Findige Theologen sagen nun: Genau darum geht’s doch bei der Geschichte. Es geht eigentlich gar nicht um Jesus. Dem Autor des Evangeliums geht’s eigentlich um die Leser*innen. Die haben gegenüber den Nicht-Juden eine so überhebliche, arrogante, abweisende Art. Und die müssen lernen, dass Jesus nicht nur zu Juden gekommen ist, sondern zu allen Menschen. In dieser Geschichte wird an der Figur Jesus nur vorgezeigt, wie die Haltung der Leser*innen ist und wie sie sein sollte. Denn auch der Herr ist bereit, sich belehren und vom Glauben der Frau beeindrucken zu lassen.

So kann man das alles theologisch erklären. Ich frage mich aber: Musste Matthäus das unbedingt so machen? Musste er Jesus so arrogant und unsymapthisch zeichnen? Er hätte es nicht müssen. Es gibt andere Bibelstellen, wo er Nicht-Juden ganz anders begegnet und wo dieselbe theologische Aussage getroffen wird, nämlich das Jesus zu allen Menschen gesandt wurde.

Wie also umgehen mit einem solchen Jesus, der eine Frau so lange ignoriert, bis sie vor ihm öffentlich auf die Knie fällt?

Ich möchte noch auf eine andere Geschichte zu sprechen kommen. Diesmal aus dem Johannes-Evangelium. In diesem Schreiben kommt Jesus ohnehin sehr oft sehr unsympathisch rüber. Lest es einmal durch und schaut mal selbst, wie komisch er oft reagiert. Ich möchte aber auf eine Geschichte zu sprechen kommen, wo Jesus wieder einer Frau begegnet und wieder ist es eine Nicht-Jüdin, diesmal eine Samaritanerin. Ich lese auszugsweise vor.

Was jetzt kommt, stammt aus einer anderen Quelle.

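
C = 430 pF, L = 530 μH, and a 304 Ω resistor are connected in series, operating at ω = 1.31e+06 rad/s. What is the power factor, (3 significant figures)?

0.271

X_L = ωL = 694 Ω
X_C = 1/(ωC) = 1780 Ω
Net reactance X = X_L − X_C = -1080 Ω
Z = 304 − j1080 Ω
|Z| = √(304² + 1080²) = 1120 Ω
∠Z = arctan(-1080/304) = -74.3°
cos φ = cos(-74.3°) = 0.271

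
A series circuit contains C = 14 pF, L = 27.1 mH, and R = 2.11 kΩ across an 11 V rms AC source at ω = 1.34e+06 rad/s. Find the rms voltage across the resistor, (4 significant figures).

1.356 V

X_L = ωL = 36310 Ω
X_C = 1/(ωC) = 53300 Ω
Net reactance X = X_L − X_C = -16990 Ω
Z = 2110 − j16990 Ω
|Z| = √(2110² + 16990²) = 17120 Ω
I = V/|Z| = 642.5 μA
V_R = I·|Z_R| = 0.0006425 × 2110 = 1.356 V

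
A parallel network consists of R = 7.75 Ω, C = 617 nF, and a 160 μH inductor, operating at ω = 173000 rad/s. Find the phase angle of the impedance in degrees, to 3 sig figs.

X_L = ωL = 27.7 Ω
X_C = 1/(ωC) = 9.37 Ω
Parallel: admittances add. Y = 1/R + 1/(jωL) + jωC
Y = (0.129 + j0.0706) S
|Y| = 0.147 S → |Z| = 1/|Y| = 6.80 Ω, ∠Z = −∠Y = -28.7°

-28.7°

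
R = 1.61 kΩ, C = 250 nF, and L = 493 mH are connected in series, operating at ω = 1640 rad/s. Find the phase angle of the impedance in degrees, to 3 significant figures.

X_L = ωL = 809 Ω
X_C = 1/(ωC) = 2440 Ω
Net reactance X = X_L − X_C = -1630 Ω
Z = 1610 − j1630 Ω
|Z| = √(1610² + 1630²) = 2290 Ω
∠Z = arctan(-1630/1610) = -45.4°

-45.4°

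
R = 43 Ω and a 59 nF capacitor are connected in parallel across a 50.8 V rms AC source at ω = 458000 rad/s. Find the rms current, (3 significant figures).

X_C = 1/(ωC) = 37.0 Ω
Parallel: admittances add. Y = 1/R + jωC
Y = (0.0233 + j0.0270) S
|Y| = 0.0357 S → |Z| = 1/|Y| = 28.0 Ω, ∠Z = −∠Y = -49.3°
I = V/|Z| = 50.8/28.0 = 1.81 A

1.81 A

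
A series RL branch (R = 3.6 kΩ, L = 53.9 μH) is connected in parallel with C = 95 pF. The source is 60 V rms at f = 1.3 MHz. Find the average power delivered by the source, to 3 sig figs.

985 mW

ω = 2πf = 8.168e+06 rad/s
X_L = ωL = 440 Ω
X_C = 1/(ωC) = 1290 Ω
Branch 1 (R+jX_L): Z₁ = 3600 + j440 Ω, |Z₁| = 3630 Ω
Branch 2 (−jX_C): Z₂ = −j1290 Ω
Parallel: Z = Z₁Z₂/(Z₁+Z₂), |Z| = 1260 Ω, ∠Z = -69.8°
I = V/|Z| = 47.5 mA
P = VI cos φ = 60 × 0.0475 × cos(-69.8°) = 985 mW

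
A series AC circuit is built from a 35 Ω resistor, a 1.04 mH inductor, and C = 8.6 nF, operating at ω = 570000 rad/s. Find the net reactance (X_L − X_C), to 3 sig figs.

389 Ω

X_L = ωL = 593 Ω
X_C = 1/(ωC) = 204 Ω
X = 593 − 204 = 389 Ω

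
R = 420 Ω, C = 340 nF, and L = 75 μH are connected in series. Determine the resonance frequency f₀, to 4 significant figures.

ω₀ = 1/√(LC) = 1/√(7.5e-05 × 3.4e-07) = 198000 rad/s
f₀ = ω₀/(2π) = 31.52 kHz

31.52 kHz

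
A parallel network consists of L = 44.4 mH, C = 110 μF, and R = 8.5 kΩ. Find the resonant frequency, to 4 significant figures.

72.02 Hz

ω₀ = 1/√(LC) = 1/√(0.0444 × 0.00011) = 452.5 rad/s
f₀ = ω₀/(2π) = 72.02 Hz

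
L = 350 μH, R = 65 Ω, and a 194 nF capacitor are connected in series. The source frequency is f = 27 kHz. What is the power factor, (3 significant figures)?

0.913

ω = 2πf = 169600 rad/s
X_L = ωL = 59.4 Ω
X_C = 1/(ωC) = 30.4 Ω
Net reactance X = X_L − X_C = 29.0 Ω
Z = 65.0 + j29.0 Ω
|Z| = √(65.0² + 29.0²) = 71.2 Ω
∠Z = arctan(29.0/65.0) = 24.0°
cos φ = cos(24.0°) = 0.913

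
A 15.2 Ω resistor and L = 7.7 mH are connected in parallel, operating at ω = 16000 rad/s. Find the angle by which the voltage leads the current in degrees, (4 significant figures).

X_L = ωL = 123.2 Ω
Parallel: admittances add. Y = 1/R + 1/(jωL)
Y = (0.06579 − j0.008117) S
|Y| = 0.06629 S → |Z| = 1/|Y| = 15.09 Ω, ∠Z = −∠Y = 7.033°

7.033°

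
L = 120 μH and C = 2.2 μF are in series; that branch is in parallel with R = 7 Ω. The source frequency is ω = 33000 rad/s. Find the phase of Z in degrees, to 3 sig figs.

-35.5°

X_L = ωL = 3.96 Ω
X_C = 1/(ωC) = 13.8 Ω
Branch 1: Z₁ = R = 7.00 Ω
Branch 2 (series LC): Z₂ = j(X_L − X_C) = −j9.81 Ω
Parallel: Z = Z₁Z₂/(Z₁+Z₂), |Z| = 5.70 Ω, ∠Z = -35.5°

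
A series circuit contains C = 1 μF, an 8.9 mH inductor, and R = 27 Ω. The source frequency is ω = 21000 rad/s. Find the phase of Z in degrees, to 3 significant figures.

79.0°

X_L = ωL = 187 Ω
X_C = 1/(ωC) = 47.6 Ω
Net reactance X = X_L − X_C = 139 Ω
Z = 27.0 + j139 Ω
|Z| = √(27.0² + 139²) = 142 Ω
∠Z = arctan(139/27.0) = 79.0°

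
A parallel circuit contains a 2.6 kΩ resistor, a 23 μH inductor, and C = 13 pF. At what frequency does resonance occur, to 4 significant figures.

9.204 MHz

ω₀ = 1/√(LC) = 1/√(2.3e-05 × 1.3e-11) = 5.783e+07 rad/s
f₀ = ω₀/(2π) = 9.204 MHz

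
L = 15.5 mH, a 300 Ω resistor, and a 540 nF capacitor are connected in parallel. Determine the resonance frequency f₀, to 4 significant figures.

1.740 kHz

ω₀ = 1/√(LC) = 1/√(0.0155 × 5.4e-07) = 10930 rad/s
f₀ = ω₀/(2π) = 1.740 kHz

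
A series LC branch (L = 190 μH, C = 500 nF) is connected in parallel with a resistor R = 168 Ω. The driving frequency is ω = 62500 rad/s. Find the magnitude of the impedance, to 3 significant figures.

X_L = ωL = 11.9 Ω
X_C = 1/(ωC) = 32.0 Ω
Branch 1: Z₁ = R = 168 Ω
Branch 2 (series LC): Z₂ = j(X_L − X_C) = −j20.1 Ω
Parallel: Z = Z₁Z₂/(Z₁+Z₂), |Z| = 20.0 Ω, ∠Z = -83.2°

20.0 Ω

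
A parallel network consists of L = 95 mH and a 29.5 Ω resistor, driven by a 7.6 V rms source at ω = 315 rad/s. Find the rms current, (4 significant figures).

361.8 mA

X_L = ωL = 29.93 Ω
Parallel: admittances add. Y = 1/R + 1/(jωL)
Y = (0.03390 − j0.03342) S
|Y| = 0.04760 S → |Z| = 1/|Y| = 21.01 Ω, ∠Z = −∠Y = 44.59°
I = V/|Z| = 7.6/21.01 = 361.8 mA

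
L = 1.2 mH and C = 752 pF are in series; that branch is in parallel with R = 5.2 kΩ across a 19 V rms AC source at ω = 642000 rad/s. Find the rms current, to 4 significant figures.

X_L = ωL = 770.4 Ω
X_C = 1/(ωC) = 2071 Ω
Branch 1: Z₁ = R = 5200 Ω
Branch 2 (series LC): Z₂ = j(X_L − X_C) = −j1301 Ω
Parallel: Z = Z₁Z₂/(Z₁+Z₂), |Z| = 1262 Ω, ∠Z = -75.95°
I = V/|Z| = 19/1262 = 15.06 mA

15.06 mA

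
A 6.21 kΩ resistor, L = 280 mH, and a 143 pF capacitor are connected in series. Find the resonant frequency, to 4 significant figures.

25.15 kHz

ω₀ = 1/√(LC) = 1/√(0.28 × 1.43e-10) = 158000 rad/s
f₀ = ω₀/(2π) = 25.15 kHz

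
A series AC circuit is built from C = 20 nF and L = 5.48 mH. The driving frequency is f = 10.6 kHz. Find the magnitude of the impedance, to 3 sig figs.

ω = 2πf = 66600 rad/s
X_L = ωL = 365 Ω
X_C = 1/(ωC) = 751 Ω
Net reactance X = X_L − X_C = -386 Ω
Z = − j386 Ω
|Z| = √(0² + 386²) = 386 Ω

386 Ω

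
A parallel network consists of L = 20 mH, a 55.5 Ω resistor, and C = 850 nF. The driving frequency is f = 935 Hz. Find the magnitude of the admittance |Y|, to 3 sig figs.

ω = 2πf = 5875 rad/s
X_L = ωL = 117 Ω
X_C = 1/(ωC) = 200 Ω
Parallel: admittances add. Y = 1/R + 1/(jωL) + jωC
Y = (0.0180 − j0.00352) S
|Y| = 0.0184 S → |Z| = 1/|Y| = 54.5 Ω, ∠Z = −∠Y = 11.0°

18.4 mS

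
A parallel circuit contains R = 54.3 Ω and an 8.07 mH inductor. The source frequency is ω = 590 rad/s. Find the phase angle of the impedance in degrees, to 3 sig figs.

X_L = ωL = 4.76 Ω
Parallel: admittances add. Y = 1/R + 1/(jωL)
Y = (0.0184 − j0.210) S
|Y| = 0.211 S → |Z| = 1/|Y| = 4.74 Ω, ∠Z = −∠Y = 85.0°

85.0°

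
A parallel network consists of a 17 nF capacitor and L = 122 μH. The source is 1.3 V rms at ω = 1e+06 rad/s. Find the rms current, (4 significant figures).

X_L = ωL = 122.0 Ω
X_C = 1/(ωC) = 58.82 Ω
Parallel: admittances add. Y = 1/(jωL) + jωC
Y = (0 + j0.008803) S
|Y| = 0.008803 S → |Z| = 1/|Y| = 113.6 Ω, ∠Z = −∠Y = -90.00°
I = V/|Z| = 1.3/113.6 = 11.44 mA

11.44 mA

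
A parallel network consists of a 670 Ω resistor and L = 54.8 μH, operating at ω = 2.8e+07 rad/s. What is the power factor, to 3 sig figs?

0.916

X_L = ωL = 1530 Ω
Parallel: admittances add. Y = 1/R + 1/(jωL)
Y = (0.00149 − j0.000652) S
|Y| = 0.00163 S → |Z| = 1/|Y| = 614 Ω, ∠Z = −∠Y = 23.6°
cos φ = cos(23.6°) = 0.916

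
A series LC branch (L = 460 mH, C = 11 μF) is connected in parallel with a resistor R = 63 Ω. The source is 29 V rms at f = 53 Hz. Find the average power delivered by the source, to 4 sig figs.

ω = 2πf = 333.0 rad/s
X_L = ωL = 153.2 Ω
X_C = 1/(ωC) = 273.0 Ω
Branch 1: Z₁ = R = 63.00 Ω
Branch 2 (series LC): Z₂ = j(X_L − X_C) = −j119.8 Ω
Parallel: Z = Z₁Z₂/(Z₁+Z₂), |Z| = 55.76 Ω, ∠Z = -27.74°
I = V/|Z| = 520.1 mA
P = VI cos φ = 29 × 0.5201 × cos(-27.74°) = 13.35 W

13.35 W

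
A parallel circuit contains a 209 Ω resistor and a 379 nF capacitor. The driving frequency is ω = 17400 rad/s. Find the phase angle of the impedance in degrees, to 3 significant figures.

-54.0°

X_C = 1/(ωC) = 152 Ω
Parallel: admittances add. Y = 1/R + jωC
Y = (0.00478 + j0.00659) S
|Y| = 0.00815 S → |Z| = 1/|Y| = 123 Ω, ∠Z = −∠Y = -54.0°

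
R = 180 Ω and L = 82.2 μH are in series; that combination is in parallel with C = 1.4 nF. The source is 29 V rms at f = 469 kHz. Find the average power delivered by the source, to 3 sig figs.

1.66 W

ω = 2πf = 2.947e+06 rad/s
X_L = ωL = 242 Ω
X_C = 1/(ωC) = 242 Ω
Branch 1 (R+jX_L): Z₁ = 180 + j242 Ω, |Z₁| = 302 Ω
Branch 2 (−jX_C): Z₂ = −j242 Ω
Parallel: Z = Z₁Z₂/(Z₁+Z₂), |Z| = 406 Ω, ∠Z = -36.6°
I = V/|Z| = 71.4 mA
P = VI cos φ = 29 × 0.0714 × cos(-36.6°) = 1.66 W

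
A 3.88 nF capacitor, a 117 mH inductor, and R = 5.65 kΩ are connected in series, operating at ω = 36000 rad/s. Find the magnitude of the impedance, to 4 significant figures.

X_L = ωL = 4212 Ω
X_C = 1/(ωC) = 7159 Ω
Net reactance X = X_L − X_C = -2947 Ω
Z = 5650 − j2947 Ω
|Z| = √(5650² + 2947²) = 6372 Ω

6372 Ω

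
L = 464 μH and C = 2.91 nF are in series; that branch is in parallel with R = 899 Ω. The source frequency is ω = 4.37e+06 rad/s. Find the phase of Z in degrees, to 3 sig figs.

24.8°

X_L = ωL = 2030 Ω
X_C = 1/(ωC) = 78.6 Ω
Branch 1: Z₁ = R = 899 Ω
Branch 2 (series LC): Z₂ = j(X_L − X_C) = j1950 Ω
Parallel: Z = Z₁Z₂/(Z₁+Z₂), |Z| = 816 Ω, ∠Z = 24.8°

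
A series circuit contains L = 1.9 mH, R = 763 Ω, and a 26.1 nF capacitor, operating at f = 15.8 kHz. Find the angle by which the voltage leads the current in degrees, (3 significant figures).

-14.5°

ω = 2πf = 99270 rad/s
X_L = ωL = 189 Ω
X_C = 1/(ωC) = 386 Ω
Net reactance X = X_L − X_C = -197 Ω
Z = 763 − j197 Ω
|Z| = √(763² + 197²) = 788 Ω
∠Z = arctan(-197/763) = -14.5°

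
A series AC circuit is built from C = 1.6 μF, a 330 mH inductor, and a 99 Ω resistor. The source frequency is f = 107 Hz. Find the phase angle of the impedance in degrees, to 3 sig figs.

-82.0°

ω = 2πf = 672.3 rad/s
X_L = ωL = 222 Ω
X_C = 1/(ωC) = 930 Ω
Net reactance X = X_L − X_C = -708 Ω
Z = 99.0 − j708 Ω
|Z| = √(99.0² + 708²) = 715 Ω
∠Z = arctan(-708/99.0) = -82.0°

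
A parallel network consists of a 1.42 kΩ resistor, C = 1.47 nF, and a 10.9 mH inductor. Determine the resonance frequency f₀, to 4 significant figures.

ω₀ = 1/√(LC) = 1/√(0.0109 × 1.47e-09) = 249800 rad/s
f₀ = ω₀/(2π) = 39.76 kHz

39.76 kHz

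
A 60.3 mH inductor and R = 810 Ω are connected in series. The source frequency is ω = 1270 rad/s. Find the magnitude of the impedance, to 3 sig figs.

814 Ω

X_L = ωL = 76.6 Ω
Z = 810 + j76.6 Ω
|Z| = √(810² + 76.6²) = 814 Ω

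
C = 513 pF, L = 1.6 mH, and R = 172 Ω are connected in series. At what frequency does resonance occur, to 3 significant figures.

176 kHz

ω₀ = 1/√(LC) = 1/√(0.0016 × 5.13e-10) = 1.104e+06 rad/s
f₀ = ω₀/(2π) = 176 kHz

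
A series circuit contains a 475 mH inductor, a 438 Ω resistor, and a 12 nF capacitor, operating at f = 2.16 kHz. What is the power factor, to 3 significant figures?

0.819

ω = 2πf = 13570 rad/s
X_L = ωL = 6450 Ω
X_C = 1/(ωC) = 6140 Ω
Net reactance X = X_L − X_C = 306 Ω
Z = 438 + j306 Ω
|Z| = √(438² + 306²) = 534 Ω
∠Z = arctan(306/438) = 35.0°
cos φ = cos(35.0°) = 0.819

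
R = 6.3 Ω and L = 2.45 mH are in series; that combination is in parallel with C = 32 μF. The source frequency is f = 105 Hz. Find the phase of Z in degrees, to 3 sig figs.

6.55°

ω = 2πf = 659.7 rad/s
X_L = ωL = 1.62 Ω
X_C = 1/(ωC) = 47.4 Ω
Branch 1 (R+jX_L): Z₁ = 6.30 + j1.62 Ω, |Z₁| = 6.50 Ω
Branch 2 (−jX_C): Z₂ = −j47.4 Ω
Parallel: Z = Z₁Z₂/(Z₁+Z₂), |Z| = 6.67 Ω, ∠Z = 6.55°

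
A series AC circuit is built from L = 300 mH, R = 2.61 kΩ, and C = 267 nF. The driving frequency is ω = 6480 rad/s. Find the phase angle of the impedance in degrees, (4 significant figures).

X_L = ωL = 1944 Ω
X_C = 1/(ωC) = 578.0 Ω
Net reactance X = X_L − X_C = 1366 Ω
Z = 2610 + j1366 Ω
|Z| = √(2610² + 1366²) = 2946 Ω
∠Z = arctan(1366/2610) = 27.63°

27.63°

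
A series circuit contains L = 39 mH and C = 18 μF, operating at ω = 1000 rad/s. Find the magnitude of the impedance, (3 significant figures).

16.6 Ω

X_L = ωL = 39.0 Ω
X_C = 1/(ωC) = 55.6 Ω
Net reactance X = X_L − X_C = -16.6 Ω
Z = − j16.6 Ω
|Z| = √(0² + 16.6²) = 16.6 Ω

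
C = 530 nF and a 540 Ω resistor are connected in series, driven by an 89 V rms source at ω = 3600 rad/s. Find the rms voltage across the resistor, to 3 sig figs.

63.9 V

X_C = 1/(ωC) = 524 Ω
Z = 540 − j524 Ω
|Z| = √(540² + 524²) = 753 Ω
I = V/|Z| = 118 mA
V_R = I·|Z_R| = 0.118 × 540 = 63.9 V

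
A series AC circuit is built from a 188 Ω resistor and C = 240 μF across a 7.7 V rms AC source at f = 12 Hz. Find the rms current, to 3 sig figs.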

So kam Jesus zu einer Stadt in Samarien, die Sychar hieß […]. Dort befand sich der Jakobsbrunnen. Jesus war müde von der Reise und setzte sich daher an den Brunnen [...]. Da kam eine Frau aus Samarien, um Wasser zu schöpfen. Jesus sagte zu ihr: Gib mir zu trinken! […] Die Samariterin sagte zu ihm: Wie kannst du als Jude mich, eine Samariterin, um etwas zu trinken bitten? Die Juden verkehren nämlich nicht mit den Samaritern. Jesus antwortete ihr: Wenn du wüsstest, worin die Gabe Gottes besteht und wer es ist, der zu dir sagt: Gib mir zu trinken!, dann hättest du ihn gebeten und er hätte dir lebendiges Wasser gegeben. Sie sagte zu ihm: Herr, du hast kein Schöpfgefäß und der Brunnen ist tief; woher hast du also das lebendige Wasser? Bist du etwa größer als unser Vater Jakob, der uns den Brunnen gegeben [… hat]? Jesus antwortete ihr: Wer von diesem Wasser trinkt, wird wieder Durst bekommen; wer aber von dem Wasser trinkt, das ich ihm geben werde, wird niemals mehr Durst haben [...]. Da sagte die Frau zu ihm: Herr, gib mir dieses Wasser, damit ich keinen Durst mehr habe und nicht mehr hierherkommen muss, um Wasser zu schöpfen! Er sagte zu ihr: Geh, ruf deinen Mann und komm wieder her! Die Frau antwortete: Ich habe keinen Mann. Jesus sagte zu ihr: Du hast richtig gesagt: Ich habe keinen Mann. Denn fünf Männer hast du gehabt und der, den du jetzt hast, ist nicht dein Mann. Damit hast du die Wahrheit gesagt. Die Frau sagte zu ihm: Herr, ich sehe, dass du ein Prophet bist. Unsere Väter haben auf diesem Berg Gott angebetet; ihr aber sagt, in Jerusalem sei die Stätte, wo man anbeten muss. Jesus sprach zu ihr: Glaube mir, Frau, die Stunde kommt, zu der ihr weder auf diesem Berg noch in Jerusalem den Vater anbeten werdet. Ihr betet an, was ihr nicht kennt, wir beten an, was wir kennen; denn das Heil kommt von den Juden. [...] Die Frau sagte zu ihm: Ich weiß, dass der Messias kommt, der Christus heißt. Wenn er kommt, wird er uns alles verkünden. Da sagte Jesus zu ihr: Ich bin es, der mit dir spricht.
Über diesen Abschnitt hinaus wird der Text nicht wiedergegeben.